Since all anyone is talking about today is the secretary of the interior, let’s check in on Bruce Babbitt, who served in that position under President Clinton. What does he think about the state of the world, etc.? Any thoughts on the use of public land for oil exploration versus conserving it for the future, and perhaps any suggestions on how those uses should be balanced, ratio-wise?
From online internet website Politico.com:
Former Interior Secretary Bruce Babbitt pressed President Barack Obama on Tuesday to set aside an acre of public land for conservation for every acre that is leased for oil and gas development. …
Over the past four years, he said, industry has leased more than 6 million acres compared with the 2.6 million acres that have been permanently protected. “In the Obama era, land conservation is again falling behind,” he said. “This lopsided public-land administration in favor of the oil and gas industry shouldn’t continue.”
Alright. Sounds like a plan. A brand new plan, for Obama to look at.
Babbitt made a similar plea to Obama when he spoke at the press club in June 2011 on the 105th anniversary of the [Antiquities Act]. During that speech, he mocked “munchkins” at the White House for backing down from what he dubbed an assault from Republicans over the issue.
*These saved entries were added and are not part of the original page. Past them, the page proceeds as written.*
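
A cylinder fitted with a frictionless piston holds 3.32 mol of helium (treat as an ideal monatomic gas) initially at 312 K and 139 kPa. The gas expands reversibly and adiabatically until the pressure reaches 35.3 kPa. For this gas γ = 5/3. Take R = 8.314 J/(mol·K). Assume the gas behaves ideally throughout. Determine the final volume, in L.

V₁ = nRT₁/P₁ = 3.32×8.314×312/139 = 62.0 L.
Adiabatic: T₂/T₁ = (P₂/P₁)^((γ−1)/γ) ⇒ T₂ = 312×(0.254)^0.400 = 180 K; V₂ = 141 L.

141 L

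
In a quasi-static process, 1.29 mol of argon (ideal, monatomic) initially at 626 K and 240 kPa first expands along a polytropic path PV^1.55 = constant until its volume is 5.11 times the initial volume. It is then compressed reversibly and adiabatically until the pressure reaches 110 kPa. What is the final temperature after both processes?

V₁ = nRT₁/P₁ = 1.29×8.314×626/240 = 28.0 L.
Step 1 — Polytropic n=1.55: T₂ = T₁(V₁/V₂)^(n−1) = 626×(0.196)^0.55 = 255 K; P₂ = P₁(V₁/V₂)^n = 19.1 kPa.
W = (P₁V₁−P₂V₂)/(n−1) = (240×28.0−19.1×143)/0.55 = 7230 J.
ΔU = nCvΔT = 1.29×12.5×(255−626) = -5960 J.
Q = ΔU + W = 1270 J.
State after step 1: P = 19.1 kPa, V = 143 L, T = 255 K.
Step 2 — Adiabatic: T₂/T₁ = (P₂/P₁)^((γ−1)/γ) ⇒ T₂ = 255×(5.74)^0.400 = 514 K; V₂ = 50.1 L.
ΔU = nCvΔT = 1.29×12.5×(514−255) = 4160 J.
Q = 0 for an adiabatic process, so W = −ΔU = -4160 J.
Net over both steps: W = 3070 J, Q = 1270 J, ΔU = -1810 J.

514 K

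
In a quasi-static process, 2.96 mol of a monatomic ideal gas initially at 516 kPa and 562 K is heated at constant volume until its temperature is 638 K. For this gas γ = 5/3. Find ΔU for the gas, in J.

2810 J

V₁ = nRT₁/P₁ = 2.96×8.314×562/516 = 26.8 L.
Isochoric: V stays 26.8 L; P/T = const ⇒ T₂ = 638 K, P₂ = 586 kPa.
For an ideal gas ΔU = nCvΔT with Cv = (3/2)R = 12.5 J/(mol·K).
ΔU = 2.96×12.5×(638−562) = 2810 J.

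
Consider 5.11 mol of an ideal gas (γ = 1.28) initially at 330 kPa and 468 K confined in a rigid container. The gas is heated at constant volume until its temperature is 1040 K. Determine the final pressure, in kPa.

733 kPa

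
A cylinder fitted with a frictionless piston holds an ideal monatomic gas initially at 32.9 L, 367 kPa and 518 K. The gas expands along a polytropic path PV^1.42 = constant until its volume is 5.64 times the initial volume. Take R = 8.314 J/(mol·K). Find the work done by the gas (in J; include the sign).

14800 J

n = P₁V₁/(RT₁) = 367×32.9/(8.314×518) = 2.80 mol.
Polytropic n=1.42: T₂ = T₁(V₁/V₂)^(n−1) = 518×(0.177)^0.42 = 250 K; P₂ = P₁(V₁/V₂)^n = 31.5 kPa.
W = (P₁V₁−P₂V₂)/(n−1) = (367×32.9−31.5×186)/0.42 = 14800 J.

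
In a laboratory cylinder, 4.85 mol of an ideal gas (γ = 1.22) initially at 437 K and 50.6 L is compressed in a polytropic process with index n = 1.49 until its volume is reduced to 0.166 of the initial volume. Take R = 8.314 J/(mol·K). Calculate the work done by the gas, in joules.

P₁ = nRT₁/V₁ = 4.85×8.314×437/50.6 = 348 kPa.
Polytropic n=1.49: T₂ = T₁(V₁/V₂)^(n−1) = 437×(6.02)^0.49 = 1050 K; P₂ = P₁(V₁/V₂)^n = 5060 kPa.
W = (P₁V₁−P₂V₂)/(n−1) = (348×50.6−5060×8.40)/0.49 = -50700 J.

-50700 J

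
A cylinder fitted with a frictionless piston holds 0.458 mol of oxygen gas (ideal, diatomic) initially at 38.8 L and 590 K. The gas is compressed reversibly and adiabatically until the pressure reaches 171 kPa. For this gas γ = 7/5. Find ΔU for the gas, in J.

P₁ = nRT₁/V₁ = 0.458×8.314×590/38.8 = 57.9 kPa.
Adiabatic: T₂/T₁ = (P₂/P₁)^((γ−1)/γ) ⇒ T₂ = 590×(2.95)^0.286 = 804 K; V₂ = 17.9 L.
For an ideal gas ΔU = nCvΔT with Cv = (5/2)R = 20.8 J/(mol·K).
ΔU = 0.458×20.8×(804−590) = 2040 J.

2040 J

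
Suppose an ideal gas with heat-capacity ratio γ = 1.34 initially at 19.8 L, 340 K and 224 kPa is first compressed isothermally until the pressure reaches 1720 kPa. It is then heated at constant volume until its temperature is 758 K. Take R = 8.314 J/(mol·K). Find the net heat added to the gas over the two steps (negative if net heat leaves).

7000 J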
Oh. Not new. But at least he dropped the weird Wizard of Oz analogy this time.
Still, the issue does have its wicked witches.
Babbitt centered his verbal venom on an oil and gas industry that “will be insulted by the suggestion that the public’s use of public land should be on equal ground with their profits” and “right-wing Republicans in the House [who] will take up Big Oil’s cause and will again call for a fire sale of public lands for corporate use.”
Republicans have been doing this for decades, he said, and Obama should not try to strike deals with them.
Politico then quoted a Republican member of Congress responding exactly as you would expect.
And now you’re up to speed on Mr. Bruce Babbitt, munchkin-hater. We’ll update you again in 2019.